Вступление

Вступление

Я уже давно привык к вопросам: «Был ли Иисус Богом?» и «Знал ли Иисус о том, что он Бог?» Это важные и насущные вопросы, однако, прежде чем на них можно будет дать ответ, их необходимо переосмыслить.

Дело в том, что слово «бог» — или «Бог» — понимается разными людьми по–разному. В современном Западном мире оно уже почти никогда не ассоциируется с традиционными идеями тщательно продуманного христианского вероучения.

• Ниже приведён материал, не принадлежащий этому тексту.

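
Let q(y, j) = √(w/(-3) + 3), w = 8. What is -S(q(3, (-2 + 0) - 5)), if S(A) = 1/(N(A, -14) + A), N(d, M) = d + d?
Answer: -√3/3 ≈ -0.57735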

Вследствие этого происходит нечто поразительное; если я просто отвечу утвердительно на оба вышеупомянутых вопроса, у большинства моих собеседников создастся представление, с которым я сам никогда бы не согласился. Я не думаю, что Иисус отождествлял себя с существом, которое обычно подразумевается под словом «бог» многими из наших современников.

На самом деле, когда житель модернистского Запада произносит слово «бог», он имеет в виду деистического бога эпохи Просвещения; удаленное, отвлеченное существо, которое в каком–то смысле, возможно, и ответственно за сотворение мира, однако по большому счету он, скорее даже, оно, недоступно для людей и не имеет ничего общего с повседневной жизнью и болью мира в его теперешнем состоянии. Сама мысль о «божественном вмешательстве» является в данном случае смешением категорий: такой бог и думать не стал бы во что–то «вмешиваться». Конечно, многие христиане, желая теоретически обосновать свое ощущение Божьего присутствия и его силы и не отказываясь при этом от идеи его обособленности от мира, говорят о «чудесном» вмешательстве Бога в мирские дела. Хотя логически это не представляется возможным, уверяют они, Бог все же не связан законами логики и при необходимости волен нарушать собственные правила. Но совсем не таким изображает Бога Библия, И, что еще важнее, совсем иное представление о Боге было у Иисуса.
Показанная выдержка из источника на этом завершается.